The Story
Why it exists.
The beginning
Sophia Grojsman created 360° for Women in 1993 as part of Perry Ellis's 360° collection, a name that promised a fragrance seen from every angle. The brief was effortless: a green-citrus composition with enough depth to hold attention without demanding it. Grojsman understood that assignment perfectly. She built a fragrance that moved like someone comfortable in their own skin, not performing, not chasing. The Perry Ellis woman of 1993 didn't need her scent to announce her. She needed it to confirm what she already knew about herself.

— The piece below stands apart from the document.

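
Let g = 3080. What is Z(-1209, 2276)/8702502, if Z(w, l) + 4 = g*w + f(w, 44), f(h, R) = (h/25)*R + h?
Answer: -93176521/217562550 ≈ -0.42827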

What makes 360° worth understanding is its unusual top structure. Blue rose and osmanthus are not common companions, the former adds a cool, almost metallic floralcy, while the latter brings a fruity apricot nuance that softens everything around it. Mandarin orange keeps it bright, melon keeps it juicy. Together, these four notes create an opening that feels fresh and a little unexpected. Then the heart arrives: sage and lily of the valley bring an herbal, slightly bitter counterpoint that prevents the florals from getting precious. The green notes, moss, lotus, keep the whole composition grounded in something that reads as natural rather than constructed.
The evolution
The opening hits bright and clean. Mandarin and melon arrive together, the citrus cuts, the melon softens. Osmanthus adds a quiet sweetness underneath, and then that blue rose surfaces, cool and a little uncanny. Within twenty minutes the citrus begins to recede, and the heart takes over. Sage appears first, herbal and slightly bitter, followed by lily of the valley, white, delicate, almost green itself. The lemon in the heart adds a last flicker of brightness before the florals settle. By the second hour the drydown is underway. Amber arrives first, warm and honeyed, followed by vanilla that rounds the edges. Sandalwood brings a creamy, almost sunscreen warmth that will read as distinctly 90s to anyone who lived through it, a quality that hasn't aged badly so much as aged distinctly. Vetiver grounds everything with an earthy, slightly smoky finish that prevents the base from becoming overly sweet. Musk holds the whole composition close to the skin.
Cultural impact
The 1993 debut of 360° for Women arrived at a moment when American fashion was redefining femininity on its own terms, less formal, more self-possessed. Sophia Grojsman built the fragrance in that spirit: not trying to impress, just succeeding quietly. The blue rose note itself was an unusual choice for the era, bold in its subtlety.